When asked about Trump’s increasingly frequent verbal attacks on female journalists, Wiles tried to reframe the issue.

“He’s a counterpuncher,” she said. “And increasingly, in our society, the punchers are women.”

The comment offers rare insight into how Trump’s inner circle justifies behavior that has repeatedly sparked backlash.

8. Wiles hints blowing up boats is about more than drugs — it’s about Maduro

Wiles goes beyond official messaging by describing Trump’s lethal boat strikes as coercive foreign policy in a framing that appears to contradict the administration’s insistence that the strikes are purely about drug interdiction.

“He wants to keep on blowing boats up until [Venezuelan president Nicolás] Maduro cries uncle,” she said. “And people way smarter than me on that say that he will.”

9. Wiles argues Trump doesn’t need Congress for Venezuelan strikes — yet

Wiles openly characterized the operation as war but dismissed the need for congressional approval.

“This is a war on drugs. [It’s] unlike another one that we’ve seen.
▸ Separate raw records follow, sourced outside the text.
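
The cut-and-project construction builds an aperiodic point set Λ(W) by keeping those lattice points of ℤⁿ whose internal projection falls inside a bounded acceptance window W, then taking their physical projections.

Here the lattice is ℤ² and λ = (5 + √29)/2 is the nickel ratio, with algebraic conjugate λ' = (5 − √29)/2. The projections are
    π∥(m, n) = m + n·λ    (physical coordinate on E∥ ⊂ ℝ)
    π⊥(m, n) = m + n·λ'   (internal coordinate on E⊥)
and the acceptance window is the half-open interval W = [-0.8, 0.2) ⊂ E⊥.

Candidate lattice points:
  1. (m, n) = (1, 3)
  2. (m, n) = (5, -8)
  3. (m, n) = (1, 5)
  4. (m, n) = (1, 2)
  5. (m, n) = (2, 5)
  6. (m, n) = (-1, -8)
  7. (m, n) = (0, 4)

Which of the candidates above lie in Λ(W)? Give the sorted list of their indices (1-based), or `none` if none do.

Numerically λ ≈ 5.192582 and λ' = −1/λ ≈ -0.192582.
#1 (1,3): internal coord 1 + (3)·λ' = +0.422253; +0.422253 ∉ [-0.8, 0.2) → out
#2 (5,-8): internal coord 5 + (-8)·λ' = +6.540659; +6.540659 ∉ [-0.8, 0.2) → out
#3 (1,5): internal coord 1 + (5)·λ' = +0.037088; +0.037088 ∈ [-0.8, 0.2) → IN Λ
#4 (1,2): internal coord 1 + (2)·λ' = +0.614835; +0.614835 ∉ [-0.8, 0.2) → out
#5 (2,5): internal coord 2 + (5)·λ' = +1.037088; +1.037088 ∉ [-0.8, 0.2) → out
#6 (-1,-8): internal coord -1 + (-8)·λ' = +0.540659; +0.540659 ∉ [-0.8, 0.2) → out
#7 (0,4): internal coord 0 + (4)·λ' = -0.770330; -0.770330 ∈ [-0.8, 0.2) → IN Λ

3, 7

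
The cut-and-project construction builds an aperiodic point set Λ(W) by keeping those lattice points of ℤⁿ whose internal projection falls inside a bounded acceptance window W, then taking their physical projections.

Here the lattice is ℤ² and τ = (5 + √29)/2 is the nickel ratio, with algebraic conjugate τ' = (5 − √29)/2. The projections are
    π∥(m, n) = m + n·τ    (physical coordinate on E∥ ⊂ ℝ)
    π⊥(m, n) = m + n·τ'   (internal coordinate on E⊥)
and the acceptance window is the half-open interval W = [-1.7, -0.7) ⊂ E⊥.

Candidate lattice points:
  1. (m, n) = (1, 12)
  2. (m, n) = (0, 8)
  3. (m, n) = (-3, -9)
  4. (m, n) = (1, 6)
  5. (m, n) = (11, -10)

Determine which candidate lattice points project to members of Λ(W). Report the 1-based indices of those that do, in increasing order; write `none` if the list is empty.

Compute τ' = (5−√29)/2 = -0.19258, so π⊥(m,n) = m -0.19258·n.
#1 (1,12): internal coord 1 + (12)·τ' = -1.31099; -1.31099 ∈ [-1.7, -0.7) → IN Λ
#2 (0,8): internal coord 0 + (8)·τ' = -1.54066; -1.54066 ∈ [-1.7, -0.7) → IN Λ
#3 (-3,-9): internal coord -3 + (-9)·τ' = -1.26676; -1.26676 ∈ [-1.7, -0.7) → IN Λ
#4 (1,6): internal coord 1 + (6)·τ' = -0.15549; -0.15549 ∉ [-1.7, -0.7) → out
#5 (11,-10): internal coord 11 + (-10)·τ' = +12.92582; +12.92582 ∉ [-1.7, -0.7) → out

1, 2, 3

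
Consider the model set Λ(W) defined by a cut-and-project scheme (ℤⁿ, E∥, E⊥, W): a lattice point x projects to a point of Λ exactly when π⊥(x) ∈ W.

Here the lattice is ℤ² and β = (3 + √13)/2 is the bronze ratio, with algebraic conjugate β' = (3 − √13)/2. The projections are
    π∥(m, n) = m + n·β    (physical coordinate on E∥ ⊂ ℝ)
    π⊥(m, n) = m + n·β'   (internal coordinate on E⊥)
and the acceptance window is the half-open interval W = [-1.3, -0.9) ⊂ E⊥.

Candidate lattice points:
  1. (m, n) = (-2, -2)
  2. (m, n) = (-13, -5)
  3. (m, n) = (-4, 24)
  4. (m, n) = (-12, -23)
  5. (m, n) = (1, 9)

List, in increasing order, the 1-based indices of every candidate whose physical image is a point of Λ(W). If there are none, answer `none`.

none

Compute β' = (3−√13)/2 = -0.3028, so π⊥(m,n) = m -0.3028·n.
candidate 1: (m,n)=(-2,-2) → π∥ = -2-2·β ≈ -8.6056, π⊥ = -2-2·β' ≈ -1.3944 ∉ [-1.3, -0.9) ⇒ out
candidate 2: (m,n)=(-13,-5) → π∥ = -13-5·β ≈ -29.5139, π⊥ = -13-5·β' ≈ -11.4861 ∉ [-1.3, -0.9) ⇒ out
candidate 3: (m,n)=(-4,24) → π∥ = -4+24·β ≈ 75.2666, π⊥ = -4+24·β' ≈ -11.2666 ∉ [-1.3, -0.9) ⇒ out
candidate 4: (m,n)=(-12,-23) → π∥ = -12-23·β ≈ -87.9638, π⊥ = -12-23·β' ≈ -5.0362 ∉ [-1.3, -0.9) ⇒ out
candidate 5: (m,n)=(1,9) → π∥ = 1+9·β ≈ 30.7250, π⊥ = 1+9·β' ≈ -1.7250 ∉ [-1.3, -0.9) ⇒ out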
But that’s what this is,” she said.

Asked about Congress, her response was terse: “Don’t need it yet.”

She insisted intelligence is sound — “We’re very sure we know who we’re blowing up” — while acknowledging that strikes on land would cross a legal line and require Congress.

“If he were to authorize some activity on land, then it’s war, then [we’d need] Congress. But Marco [Rubio] and JD, to some extent, are up on the Hill every day, briefing,” Wiles said.

10. Trump isn’t running for a third term — but he loves the outrage

Wiles insisted Trump knows he cannot run again and has no intention of doing so, despite revealing that he has openly lamented his “wish” that he could serve a further term.

When asked whether he would, she gave a flat “no” before explaining the real reason the talk persists.

“But he sure is having fun with it,” she added. Asked if that’s why he keeps floating the idea, she replied: “Yeah, 100 percent.”

“Would you say categorically no, and that the 22nd Amendment rules out [a third term]?” Whipple pressed.

“I do,” Wiles said. “Yeah. And I’m not a lawyer, but based on my reading of it, it’s pretty unequivocal.”

She added that Trump shared the view and had told her that “a couple times.”